# Okay, really?!



## Ether's Bane (Jul 9, 2011)

What's with the random army of trolls taking over the CC?


----------



## Mendatt (Jul 9, 2011)

It's fairly obvious that they're all the same person.
Hopefully one of the mods or admins log on soon.


----------



## Phantom (Jul 9, 2011)

I don't think they're the same person. How the hell could they be?


----------



## Cosmo F (Jul 9, 2011)

cosmo bitchez


----------



## Black (Jul 9, 2011)

Nah I'm most deferential BLACK, then theres returnoftheking


----------



## Phantom (Jul 9, 2011)

See? Not the same person.


----------



## Phantom (Jul 9, 2011)

And Black it's ReturnoftheKing... I think.


----------



## Kirby-Chan (Jul 9, 2011)

Well at least the problem is solve. All of them are banned.


----------



## Phantom (Jul 9, 2011)

The King shall return...

Seriously...


----------



## TheReturnoftheRetunofking (Jul 9, 2011)

Hi all I'm back


----------



## TheReturnoftheRetunofking (Jul 9, 2011)

I can't access my other account as an amatuer mod seems to have accidently clicked ban on my name instead of Mendatts. *rolls eyes*


----------



## nastypass (Jul 9, 2011)

[22:06] <Alvyren> oh christ cosmonauts again.

nothing to see here, move along


----------



## Ether's Bane (Jul 9, 2011)

Oh, WHAT THE FUCK! *reports*


----------



## Adriane (Jul 9, 2011)

Cosmonauts again. Nothing to see here, move along.

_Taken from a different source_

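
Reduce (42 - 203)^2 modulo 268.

42 - 203 = -161 ≡ 107 (mod 268)
(107)^2 ≡ 193 (mod 268)

193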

EDIT: Mersault stop reading my mind.


----------



## Eloi (Jul 9, 2011)

Phantom said:


> The King shall return...
> 
> Seriously...


You aren't them, are you?


----------



## TheReturnoftheRetunofking (Jul 9, 2011)

Effercon said:


> Oh, WHAT THE FUCK! *reports*


Please do not sweat this is a pokemon forum I am sure younger members and their parents do not want to see this. *reports*


----------